La première spécificité du scénario, c’est ce double point de vue : d’un côté, on suit la jeune Dorothy (Manon Capelle), qui comme celle du Magicien d’Oz cherche à retrouver ce qui lui manque, de l’autre, Paul Daens, ce détective moralement mal en point après le décès de son père dont il occupe à nouveau la maison après une vie conjugale en Angleterre. Paul sait, lui, qu’il est le père de Dorothy, et c’est parce qu’il l’épie en rêvant de créer un lien avec cette enfant élevée loin de lui qu’il se fait repérer de la jeune fille. Le voilà dans la délicate situation de l’aider dans son enquête, dont il détient en fait la clé. Mais comment dire à Dorothy qu’il est celui qu’elle recherche, alors que la mère de l’adolescente (Anne Coesens) s’y oppose fermement, menaçant de mêler la justice à l’affaire ?

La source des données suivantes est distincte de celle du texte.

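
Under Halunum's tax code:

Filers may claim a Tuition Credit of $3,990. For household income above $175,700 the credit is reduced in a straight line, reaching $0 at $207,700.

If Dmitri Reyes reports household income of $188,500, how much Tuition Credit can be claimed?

$2,394

Tuition Credit: $188,500 is $12,800 into a $32,000 phase-out range, leaving 19,200/32,000 of the credit: $3,990 × 19,200/32,000 = $2,394.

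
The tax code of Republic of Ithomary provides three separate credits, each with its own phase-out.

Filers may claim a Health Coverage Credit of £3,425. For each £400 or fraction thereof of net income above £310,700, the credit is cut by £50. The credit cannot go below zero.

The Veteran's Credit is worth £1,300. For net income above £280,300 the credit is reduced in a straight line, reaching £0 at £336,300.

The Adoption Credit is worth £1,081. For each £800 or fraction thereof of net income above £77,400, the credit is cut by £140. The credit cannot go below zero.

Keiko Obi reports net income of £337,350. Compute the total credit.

£75

Health Coverage Credit: income exceeds £310,700 by £26,650, which is 67 full-or-partial £400 increments; reduction = 67 × £50 = £3,350, leaving £75.
Veteran's Credit: £337,350 is at or above £336,300, so the credit is £0.
Adoption Credit: income exceeds £77,400 by £259,950 → 325 increments × £140 = £45,500 ≥ base, so the credit is £0.
Total: £75 + £0 + £0 = £75.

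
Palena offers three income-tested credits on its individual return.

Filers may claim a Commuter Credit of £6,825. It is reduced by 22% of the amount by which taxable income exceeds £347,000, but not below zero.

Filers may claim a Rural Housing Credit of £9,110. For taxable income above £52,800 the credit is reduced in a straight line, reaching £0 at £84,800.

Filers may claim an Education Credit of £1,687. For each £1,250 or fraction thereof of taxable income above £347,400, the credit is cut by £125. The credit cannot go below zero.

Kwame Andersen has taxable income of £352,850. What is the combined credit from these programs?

£6,600

Commuter Credit: 22% of the £5,850 excess over £347,000 is £1,287; credit = £6,825 − £1,287 = £5,538.
Rural Housing Credit: £352,850 is at or above £84,800, so the credit is £0.
Education Credit: income exceeds £347,400 by £5,450, which is 5 full-or-partial £1,250 increments; reduction = 5 × £125 = £625, leaving £1,062.
Total: £5,538 + £0 + £1,062 = £6,600.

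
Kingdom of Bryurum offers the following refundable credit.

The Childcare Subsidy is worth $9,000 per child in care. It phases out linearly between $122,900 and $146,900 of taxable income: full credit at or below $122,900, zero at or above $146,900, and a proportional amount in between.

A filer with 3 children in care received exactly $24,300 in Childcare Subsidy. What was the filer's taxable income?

$125,300

Full credit = 3 × $9,000 = $27,000.
$24,300 is 24,300/27,000 of the full $27,000, so 2,700/27,000 of the $24,000 range has been used: income = $122,900 + $24,000 × 2,700/27,000 = $125,300.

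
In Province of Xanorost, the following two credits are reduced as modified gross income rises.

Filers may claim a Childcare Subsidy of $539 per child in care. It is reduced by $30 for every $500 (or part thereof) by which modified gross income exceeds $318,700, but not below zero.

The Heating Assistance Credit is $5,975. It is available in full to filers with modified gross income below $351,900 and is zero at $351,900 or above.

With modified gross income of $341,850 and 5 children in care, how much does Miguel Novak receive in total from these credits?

Childcare Subsidy: base = 5 × $539 = $2,695. income exceeds $318,700 by $23,150, which is 47 full-or-partial $500 increments; reduction = 47 × $30 = $1,410, leaving $1,285.
Heating Assistance Credit: $341,850 is below the $351,900 cutoff, so the full $5,975 applies.
Total: $1,285 + $5,975 = $7,260.

$7,260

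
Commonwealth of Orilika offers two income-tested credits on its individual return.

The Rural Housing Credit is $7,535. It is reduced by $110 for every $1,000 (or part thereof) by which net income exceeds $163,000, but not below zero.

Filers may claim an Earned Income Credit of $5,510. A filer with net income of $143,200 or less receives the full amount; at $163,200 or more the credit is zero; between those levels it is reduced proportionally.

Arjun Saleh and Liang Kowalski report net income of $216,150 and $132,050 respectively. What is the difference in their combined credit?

Arjun ($216,150): Rural Housing Credit: income exceeds $163,000 by $53,150, which is 54 full-or-partial $1,000 increments; reduction = 54 × $110 = $5,940, leaving $1,595. Earned Income Credit: $216,150 is at or above $163,200, so the credit is $0. total $1,595 + $0 = $1,595
Liang ($132,050): Rural Housing Credit: $132,050 is at or below the $163,000 threshold, so the full $7,535 applies. Earned Income Credit: $132,050 is at or below the $143,200 threshold, so the full $5,510 applies. total $7,535 + $5,510 = $13,045
Difference: |$1,595 − $13,045| = $11,450.

$11,450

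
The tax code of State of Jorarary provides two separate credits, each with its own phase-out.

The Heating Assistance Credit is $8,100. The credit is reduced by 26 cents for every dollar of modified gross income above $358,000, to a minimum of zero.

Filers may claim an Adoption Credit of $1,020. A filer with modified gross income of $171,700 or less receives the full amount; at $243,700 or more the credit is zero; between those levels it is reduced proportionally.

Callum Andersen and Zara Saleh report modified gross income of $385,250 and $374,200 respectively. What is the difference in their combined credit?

Callum ($385,250): Heating Assistance Credit: 26% of the $27,250 excess over $358,000 is $7,085; credit = $8,100 − $7,085 = $1,015. Adoption Credit: $385,250 is at or above $243,700, so the credit is $0. total $1,015 + $0 = $1,015
Zara ($374,200): Heating Assistance Credit: 26% of the $16,200 excess over $358,000 is $4,212; credit = $8,100 − $4,212 = $3,888. Adoption Credit: $374,200 is at or above $243,700, so the credit is $0. total $3,888 + $0 = $3,888
Difference: |$1,015 − $3,888| = $2,873.

$2,873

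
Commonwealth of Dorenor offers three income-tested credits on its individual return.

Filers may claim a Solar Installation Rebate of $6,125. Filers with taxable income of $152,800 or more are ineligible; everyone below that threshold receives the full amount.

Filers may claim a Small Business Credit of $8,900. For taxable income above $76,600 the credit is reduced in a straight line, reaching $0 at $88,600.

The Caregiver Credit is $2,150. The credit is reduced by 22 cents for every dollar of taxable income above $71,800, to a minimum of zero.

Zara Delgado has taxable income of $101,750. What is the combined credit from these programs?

$6,125

Solar Installation Rebate: $101,750 is below the $152,800 cutoff, so the full $6,125 applies.
Small Business Credit: $101,750 is at or above $88,600, so the credit is $0.
Caregiver Credit: 22% of the $29,950 excess over $71,800 is $6,589 ≥ base, so the credit is $0.
Total: $6,125 + $0 + $0 = $6,125.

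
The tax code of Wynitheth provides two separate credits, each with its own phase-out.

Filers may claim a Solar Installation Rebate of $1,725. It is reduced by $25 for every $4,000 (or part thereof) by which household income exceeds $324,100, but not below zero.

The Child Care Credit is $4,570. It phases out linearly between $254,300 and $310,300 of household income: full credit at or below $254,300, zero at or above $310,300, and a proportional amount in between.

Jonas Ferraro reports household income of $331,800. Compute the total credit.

Solar Installation Rebate: income exceeds $324,100 by $7,700, which is 2 full-or-partial $4,000 increments; reduction = 2 × $25 = $50, leaving $1,675.
Child Care Credit: $331,800 is at or above $310,300, so the credit is $0.
Total: $1,675 + $0 = $1,675.

$1,675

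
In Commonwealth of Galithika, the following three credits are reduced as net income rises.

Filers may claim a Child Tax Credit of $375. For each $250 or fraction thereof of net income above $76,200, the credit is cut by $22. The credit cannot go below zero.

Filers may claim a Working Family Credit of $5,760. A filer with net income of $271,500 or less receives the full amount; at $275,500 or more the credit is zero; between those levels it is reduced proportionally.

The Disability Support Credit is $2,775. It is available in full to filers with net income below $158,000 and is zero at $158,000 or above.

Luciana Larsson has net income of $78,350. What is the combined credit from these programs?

Child Tax Credit: income exceeds $76,200 by $2,150, which is 9 full-or-partial $250 increments; reduction = 9 × $22 = $198, leaving $177.
Working Family Credit: $78,350 is at or below the $271,500 threshold, so the full $5,760 applies.
Disability Support Credit: $78,350 is below the $158,000 cutoff, so the full $2,775 applies.
Total: $177 + $5,760 + $2,775 = $8,712.

$8,712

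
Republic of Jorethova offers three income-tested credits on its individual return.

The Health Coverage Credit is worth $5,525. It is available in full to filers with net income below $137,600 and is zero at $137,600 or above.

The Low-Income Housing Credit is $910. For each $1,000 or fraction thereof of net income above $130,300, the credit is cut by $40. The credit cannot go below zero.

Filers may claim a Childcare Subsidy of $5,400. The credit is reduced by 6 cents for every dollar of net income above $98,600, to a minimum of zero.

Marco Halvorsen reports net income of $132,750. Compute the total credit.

Health Coverage Credit: $132,750 is below the $137,600 cutoff, so the full $5,525 applies.
Low-Income Housing Credit: income exceeds $130,300 by $2,450, which is 3 full-or-partial $1,000 increments; reduction = 3 × $40 = $120, leaving $790.
Childcare Subsidy: 6% of the $34,150 excess over $98,600 is $2,049; credit = $5,400 − $2,049 = $3,351.
Total: $5,525 + $790 + $3,351 = $9,666.

$9,666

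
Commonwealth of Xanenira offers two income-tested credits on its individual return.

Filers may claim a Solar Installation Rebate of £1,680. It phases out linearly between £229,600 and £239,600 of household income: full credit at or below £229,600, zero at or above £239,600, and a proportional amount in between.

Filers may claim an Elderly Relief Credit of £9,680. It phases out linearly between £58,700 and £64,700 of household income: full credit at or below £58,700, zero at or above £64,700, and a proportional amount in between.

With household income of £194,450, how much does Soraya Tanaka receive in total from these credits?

Solar Installation Rebate: £194,450 is at or below the £229,600 threshold, so the full £1,680 applies.
Elderly Relief Credit: £194,450 is at or above £64,700, so the credit is £0.
Total: £1,680 + £0 = £1,680.

£1,680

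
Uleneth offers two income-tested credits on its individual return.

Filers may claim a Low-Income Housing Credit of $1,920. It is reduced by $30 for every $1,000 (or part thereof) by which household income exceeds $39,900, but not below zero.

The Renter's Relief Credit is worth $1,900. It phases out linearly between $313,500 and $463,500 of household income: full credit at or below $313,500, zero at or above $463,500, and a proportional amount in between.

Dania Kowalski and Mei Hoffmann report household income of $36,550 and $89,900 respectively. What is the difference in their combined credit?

$1,500

Dania ($36,550): Low-Income Housing Credit: $36,550 is at or below the $39,900 threshold, so the full $1,920 applies. Renter's Relief Credit: $36,550 is at or below the $313,500 threshold, so the full $1,900 applies. total $1,920 + $1,900 = $3,820
Mei ($89,900): Low-Income Housing Credit: income exceeds $39,900 by $50,000, which is 50 full-or-partial $1,000 increments; reduction = 50 × $30 = $1,500, leaving $420. Renter's Relief Credit: $89,900 is at or below the $313,500 threshold, so the full $1,900 applies. total $420 + $1,900 = $2,320
Difference: |$3,820 − $2,320| = $1,500.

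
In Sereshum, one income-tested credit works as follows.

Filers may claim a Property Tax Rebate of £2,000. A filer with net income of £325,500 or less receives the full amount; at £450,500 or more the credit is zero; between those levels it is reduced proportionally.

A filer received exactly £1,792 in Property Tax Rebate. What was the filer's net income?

£1,792 is 1,792/2,000 of the full £2,000, so 208/2,000 of the £125,000 range has been used: income = £325,500 + £125,000 × 208/2,000 = £338,500.

£338,500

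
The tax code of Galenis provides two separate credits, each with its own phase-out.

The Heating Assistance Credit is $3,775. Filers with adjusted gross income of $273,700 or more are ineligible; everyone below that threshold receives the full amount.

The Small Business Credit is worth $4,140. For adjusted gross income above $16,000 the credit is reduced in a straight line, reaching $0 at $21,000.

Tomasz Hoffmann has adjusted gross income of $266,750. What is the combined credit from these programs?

$3,775

Heating Assistance Credit: $266,750 is below the $273,700 cutoff, so the full $3,775 applies.
Small Business Credit: $266,750 is at or above $21,000, so the credit is $0.
Total: $3,775 + $0 = $3,775.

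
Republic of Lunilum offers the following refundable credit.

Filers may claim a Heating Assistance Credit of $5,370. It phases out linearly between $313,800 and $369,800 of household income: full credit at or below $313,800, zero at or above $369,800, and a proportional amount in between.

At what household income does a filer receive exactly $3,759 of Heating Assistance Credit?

$3,759 is 3,759/5,370 of the full $5,370, so 1,611/5,370 of the $56,000 range has been used: income = $313,800 + $56,000 × 1,611/5,370 = $330,600.

$330,600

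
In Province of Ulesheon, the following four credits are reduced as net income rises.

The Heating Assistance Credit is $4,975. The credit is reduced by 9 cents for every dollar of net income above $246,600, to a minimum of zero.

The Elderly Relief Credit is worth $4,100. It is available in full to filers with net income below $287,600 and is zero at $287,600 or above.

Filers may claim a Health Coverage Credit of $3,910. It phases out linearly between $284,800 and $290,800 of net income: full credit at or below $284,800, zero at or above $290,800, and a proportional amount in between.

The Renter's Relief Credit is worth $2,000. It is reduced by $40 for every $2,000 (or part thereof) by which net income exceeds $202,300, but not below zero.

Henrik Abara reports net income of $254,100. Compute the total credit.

$13,270

Heating Assistance Credit: 9% of the $7,500 excess over $246,600 is $675; credit = $4,975 − $675 = $4,300.
Elderly Relief Credit: $254,100 is below the $287,600 cutoff, so the full $4,100 applies.
Health Coverage Credit: $254,100 is at or below the $284,800 threshold, so the full $3,910 applies.
Renter's Relief Credit: income exceeds $202,300 by $51,800, which is 26 full-or-partial $2,000 increments; reduction = 26 × $40 = $1,040, leaving $960.
Total: $4,300 + $4,100 + $3,910 + $960 = $13,270.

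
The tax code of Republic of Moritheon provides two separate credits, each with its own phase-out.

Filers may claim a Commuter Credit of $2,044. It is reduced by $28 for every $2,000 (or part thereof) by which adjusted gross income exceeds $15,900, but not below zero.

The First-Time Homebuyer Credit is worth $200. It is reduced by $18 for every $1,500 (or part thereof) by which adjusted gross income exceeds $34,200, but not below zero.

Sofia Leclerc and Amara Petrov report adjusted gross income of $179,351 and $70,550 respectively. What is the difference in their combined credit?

Sofia ($179,351): Commuter Credit: income exceeds $15,900 by $163,451 → 82 increments × $28 = $2,296 ≥ base, so the credit is $0. First-Time Homebuyer Credit: income exceeds $34,200 by $145,151 → 97 increments × $18 = $1,746 ≥ base, so the credit is $0. total $0 + $0 = $0
Amara ($70,550): Commuter Credit: income exceeds $15,900 by $54,650, which is 28 full-or-partial $2,000 increments; reduction = 28 × $28 = $784, leaving $1,260. First-Time Homebuyer Credit: income exceeds $34,200 by $36,350 → 25 increments × $18 = $450 ≥ base, so the credit is $0. total $1,260 + $0 = $1,260
Difference: |$0 − $1,260| = $1,260.

$1,260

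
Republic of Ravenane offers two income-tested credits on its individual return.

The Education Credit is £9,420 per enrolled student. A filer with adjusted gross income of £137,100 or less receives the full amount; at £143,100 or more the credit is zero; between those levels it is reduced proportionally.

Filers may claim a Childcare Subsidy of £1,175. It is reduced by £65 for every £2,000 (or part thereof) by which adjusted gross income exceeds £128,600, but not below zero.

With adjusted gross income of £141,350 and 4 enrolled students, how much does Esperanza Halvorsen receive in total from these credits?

£11,710

Education Credit: base = 4 × £9,420 = £37,680. £141,350 is £4,250 into a £6,000 phase-out range, leaving 1,750/6,000 of the credit: £37,680 × 1,750/6,000 = £10,990.
Childcare Subsidy: income exceeds £128,600 by £12,750, which is 7 full-or-partial £2,000 increments; reduction = 7 × £65 = £455, leaving £720.
Total: £10,990 + £720 = £11,710.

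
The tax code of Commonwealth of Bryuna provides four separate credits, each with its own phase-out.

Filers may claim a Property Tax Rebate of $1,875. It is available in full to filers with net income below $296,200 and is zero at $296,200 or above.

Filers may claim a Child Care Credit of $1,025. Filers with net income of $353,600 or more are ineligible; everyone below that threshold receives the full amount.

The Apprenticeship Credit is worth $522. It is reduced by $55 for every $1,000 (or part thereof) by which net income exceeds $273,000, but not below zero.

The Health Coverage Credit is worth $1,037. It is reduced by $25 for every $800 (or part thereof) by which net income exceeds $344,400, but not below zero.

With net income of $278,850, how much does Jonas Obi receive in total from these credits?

$4,129

Property Tax Rebate: $278,850 is below the $296,200 cutoff, so the full $1,875 applies.
Child Care Credit: $278,850 is below the $353,600 cutoff, so the full $1,025 applies.
Apprenticeship Credit: income exceeds $273,000 by $5,850, which is 6 full-or-partial $1,000 increments; reduction = 6 × $55 = $330, leaving $192.
Health Coverage Credit: $278,850 is at or below the $344,400 threshold, so the full $1,037 applies.
Total: $1,875 + $1,025 + $192 + $1,037 = $4,129.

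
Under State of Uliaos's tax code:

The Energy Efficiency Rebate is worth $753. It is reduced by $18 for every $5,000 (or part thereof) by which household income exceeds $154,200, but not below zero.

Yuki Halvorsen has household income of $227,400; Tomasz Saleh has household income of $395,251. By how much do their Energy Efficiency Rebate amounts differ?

Yuki ($227,400): Energy Efficiency Rebate: income exceeds $154,200 by $73,200, which is 15 full-or-partial $5,000 increments; reduction = 15 × $18 = $270, leaving $483.
Tomasz ($395,251): Energy Efficiency Rebate: income exceeds $154,200 by $241,051 → 49 increments × $18 = $882 ≥ base, so the credit is $0.
Difference: |$483 − $0| = $483.

$483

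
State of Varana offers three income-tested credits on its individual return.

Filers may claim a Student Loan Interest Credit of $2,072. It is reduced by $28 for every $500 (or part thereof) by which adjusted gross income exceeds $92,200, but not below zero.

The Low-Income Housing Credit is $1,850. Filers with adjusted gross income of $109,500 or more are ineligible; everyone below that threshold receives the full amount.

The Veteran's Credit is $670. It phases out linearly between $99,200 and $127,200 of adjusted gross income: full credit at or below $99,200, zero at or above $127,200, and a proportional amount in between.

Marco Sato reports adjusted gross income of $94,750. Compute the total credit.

Student Loan Interest Credit: income exceeds $92,200 by $2,550, which is 6 full-or-partial $500 increments; reduction = 6 × $28 = $168, leaving $1,904.
Low-Income Housing Credit: $94,750 is below the $109,500 cutoff, so the full $1,850 applies.
Veteran's Credit: $94,750 is at or below the $99,200 threshold, so the full $670 applies.
Total: $1,904 + $1,850 + $670 = $4,424.

$4,424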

C’est un départ de comédie, cette identité cachée, et cette relation étrange mais non dénuée de tendresse qui s’initie entre la jeune fille un peu perdue et ce type ténébreux et solitaire, qui ne fréquente que les piliers du bar où il vient noyer ses problèmes et son cousin, un type pas très futé et souvent gênant. Et puis ce métier de détective, c’est une sorte de deus ex machina bien pratique pour résoudre tous les mystères, dans un temps record par toujours réaliste, et c’est d’ailleurs le principal reproche qu’on pourrait faire au film, celui d’utiliser un peu trop allègrement ce joker, notamment dans sa deuxième partie.

Car peu à peu, on vire vers le drame, à mesure que le mystère s’épaissit. Et si finalement aucun des adultes n’en savait autant qu’il ne le laissait à penser sur le sujet ? Plus l’intrigue avance, plus les pistes s’évaporent et plus l’image s’assombrit, reflétant l’état des protagonistes de plus en plus suffoqués par le manque de réponses et de repères. Tout le casting est remarquable de justesse, la jeune Manon Capelle en ado que le secret ronge, Anne Coesens en mère qui a voulu la vie de famille la plus lisse et stable pour effacer le péché originel, et Bouli Lanners avec son mélange parfait de rugosité et de douceur.

Avec une certaine sobriété, Tous les chats sont gris révèle le terrible danger pour une jeune femme des fêtes alcoolisées dans une société malveillante, et la métaphore des déguisements souligne le postulat du titre : quand on perd la conscience, tous les hommes deviennent de potentiels loups prêts à profiter de l’occasion, de la fameuse « zone grise ». Et il n’y a pas toujours un Sherlock pour assurer protection.